Cath-HG inhibits collagen-induced platelet aggregation. (A to C) Release of LDH from washed platelets after Cath-HG (5, 10, and 20 μM) treatment for 5 min, 0.5 h, and 1 h (n = 5). (D) Platelet aggregation of PRP after Cath-HG (20 μM) treatment for 5 min. (E and F) Platelet aggregation of PRP induced by ADP (10 μM) and collagen (10 μg/ml) after Cath-HG (5, 10, and 20 μM) treatment for 5 min. (G) Spreading of platelets (green fluorescence) on collagen and fibrinogen (scale bar = 80 μm). (H) Flow cytometry analysis of Cath-HG (5, 10, and 20 μM) binding to platelets. (I) Flow cytometry analysis of the effect of Cath-HG (5, 10, and 20 μM) on the binding of platelet and β₁ antibody. (J) Platelet aggregation of PRP induced by convulxin (0.6 nM) after Cath-HG (5, 10, and 20 μM) treatment for 5 min. (K) Immunoblot and (L) corresponding quantification analysis of phosphorylation of Src, Syk, PLCγ2, and Akt in washed platelets stimulated with collagen after 5-min treatment with or without Cath-HG (5, 10, and 20 μM). β-Actin was used as a loading control (n = 3). Data are expressed as mean ± SD. ***P < 0.001; ns, not significant.

Fig. 5.

Cath-HG directly targets to collagen receptor GPVI. (A) The 3D image of molecular docking showing Cath-HG (green) binding to the D1 domain of GPVI (red and blue). Lys10, Lys14, Leu24, and Gln22 of Cath-HG are predicted to interact with Arg38, Glu40, Try47, and Asp49 of GPVI. Red dotted lines indicate hydrophobic interactions, and yellow dotted lines indicate hydrogen bonds. (B) Sequence alignment of Cath-HG and its modified peptides. (C) Platelet aggregation of PRP induced by collagen (10 μg/ml) after Cath-HG or its modified peptides (20 μM) treatment for 5 min. (D) Pull-down analysis of Cath-HG selectively binding to GPVI. (E and F) Binding reaction between Cath-HG and GPVI. The platelet lysate was incubated with the indicated concentrations of Cath-HG immobilized in a 96-well plate or PVDF membranes before the contents of GPVI was detected by anti-GPVI primary antibody with corresponding ELISA (E) and dot blot (F) method, respectively (n = 3). (G to I) CETSA. The platelet or platelet lysate were incubated with Cath-HG (50 μM) at room temperature for 30 min and then the mixtures were heated for 3 min at indicated temperatures (37 to 65 °C) before the contents of GPVI were detected by Western blot (n = 3). Data are mean ± SD.

Fig. 6.

Cath-HG inhibits thrombus formation in vivo.

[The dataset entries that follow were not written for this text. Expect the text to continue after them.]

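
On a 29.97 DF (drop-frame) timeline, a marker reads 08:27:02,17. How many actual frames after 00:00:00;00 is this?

Complete 10-minute blocks: 50, each 17982 frames → 899100.
Remaining 7 whole minutes in the current block: 1800 + 6 × 1798 = 12588 frames.
Within the current minute: 2 × 30 + 17 − 2 = 75 (labels ;00/;01 skipped at this minute). Total = 899100 + 12588 + 75 = 911763.

911763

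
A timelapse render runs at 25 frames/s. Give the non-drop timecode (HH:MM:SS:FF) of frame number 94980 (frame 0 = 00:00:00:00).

94980 ÷ 25 = 3799 full seconds, remainder 5 frames.
3799 s = 1 h 3 min 19 s.
Timecode: 01:03:19:05.

01:03:19:05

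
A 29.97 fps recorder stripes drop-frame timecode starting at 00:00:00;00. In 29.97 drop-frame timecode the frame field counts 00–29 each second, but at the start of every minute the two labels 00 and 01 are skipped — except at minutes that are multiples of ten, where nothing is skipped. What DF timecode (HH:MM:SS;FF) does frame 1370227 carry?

12:41:59;27

Each 10-minute DF block holds 10 × 60 × 30 − 9 × 2 = 17982 frames. 1370227 ÷ 17982 → 76 full blocks, remainder 3595.
Within the partial block the first minute is 1800 frames and each further minute 1798, so 1 further minute boundary passed. Total skipped labels = 18 × 76 + 2 × 1 = 1370.
Non-drop label index = 1370227 + 1370 = 1371597; at 30 labels/s that is 12:41:59:27, i.e. DF 12:41:59;27.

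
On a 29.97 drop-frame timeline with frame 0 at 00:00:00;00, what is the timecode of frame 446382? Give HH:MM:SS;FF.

04:08:14;10

Ten DF minutes hold 17982 frames, so frame 446382 lies in block 24 (frames 431568–449549) with 14814 frames into that block.
The block's first minute is 1800 frames and the rest 1798 each; 14814 frames reaches minute 8, so 24 × 18 + 8 × 2 = 448 labels have been skipped so far.
Adding those back, label number 446382 + 448 = 446830 at 30 labels/s is 14894 s + 10 f = 4 h 8 min 14 s frame 10, i.e. 04:08:14;10.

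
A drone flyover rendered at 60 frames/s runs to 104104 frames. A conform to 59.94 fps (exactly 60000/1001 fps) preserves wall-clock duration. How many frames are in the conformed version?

104000 frames

Target frames = source frames × (target rate / source rate) = 104104 × (60000/1001)/(60) = 104104 × 1000/1001 = 104000.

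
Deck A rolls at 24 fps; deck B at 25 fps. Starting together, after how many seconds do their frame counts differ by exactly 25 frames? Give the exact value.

The gap grows by |25 − 24| = 1 frame per second.
Time for a 25-frame gap: 25 ÷ (1) = 25 s.

25 seconds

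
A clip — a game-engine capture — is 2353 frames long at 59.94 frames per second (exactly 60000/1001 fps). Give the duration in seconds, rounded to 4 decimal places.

Running time = 2353 × 1001/60000 = 2355353/60000 s ≈ 39.2559 s.

39.2559 seconds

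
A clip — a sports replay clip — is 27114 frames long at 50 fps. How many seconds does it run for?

542.28 seconds

Running time = 27114 / (50) = 542.28 s.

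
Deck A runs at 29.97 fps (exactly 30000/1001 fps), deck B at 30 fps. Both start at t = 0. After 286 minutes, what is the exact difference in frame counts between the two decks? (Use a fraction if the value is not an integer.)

3600/7 frames

286 min = 17160 s.
A emits 30000/1001 × 17160 = 3600000/7 frames; B emits 30 × 17160 = 514800.
Difference = 3600/7 frames (≈ 514.2857); B is ahead of A.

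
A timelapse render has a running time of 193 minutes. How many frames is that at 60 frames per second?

694800 frames

193 min = 11580 s.
Frames = 11580 × 60 = 694800.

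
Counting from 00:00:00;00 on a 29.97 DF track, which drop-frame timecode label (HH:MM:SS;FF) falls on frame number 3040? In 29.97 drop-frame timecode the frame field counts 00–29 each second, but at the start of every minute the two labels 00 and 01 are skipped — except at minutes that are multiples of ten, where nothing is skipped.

Ten DF minutes hold 17982 frames, so frame 3040 lies in block 0 (frames 0–17981) with 3040 frames into that block.
The block's first minute is 1800 frames and the rest 1798 each; 3040 frames reaches minute 1, so 0 × 18 + 1 × 2 = 2 labels have been skipped so far.
Adding those back, label number 3040 + 2 = 3042 at 30 labels/s is 101 s + 12 f = 0 h 1 min 41 s frame 12, i.e. 00:01:41;12.

00:01:41;12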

Cath-HG (5 mg/kg) was intravenously injected into mice after 2 h of CLP, and the severity scores of illness (A), platelet count (B), TPO level (C), and LDH level (D) in the serum were determined (n = 5 to 6). (E) Lysogeny broth agar plate culture detecting bacterial load in the heart, liver, spleen, lungs, and kidneys. (F) Fluorescence imaging detecting microvascular thrombosis in the lungs, liver, and kidneys of CLP mice after intravenous injection of Cath-HG (5 mg/kg). (G) Representative images of carotid artery blood flow in FeCl₃-treated mice. The mice received intravenous injections of 0.9% saline (w/v), heparin (1,000 U/kg), or Cath-HG (5 mg/kg) 30 min prior to injury and were subsequently monitored using a laser speckle flow imaging system. Red indicates blood flow, while blue-black areas indicate background. (H) Complete occlusion time of carotid arteries in FeCl₃-injured mice after intravenous injection of samples (n = 3). Data are expressed as mean ± SD. *P < 0.05; **P < 0.01; ***P < 0.001; ns, not significant.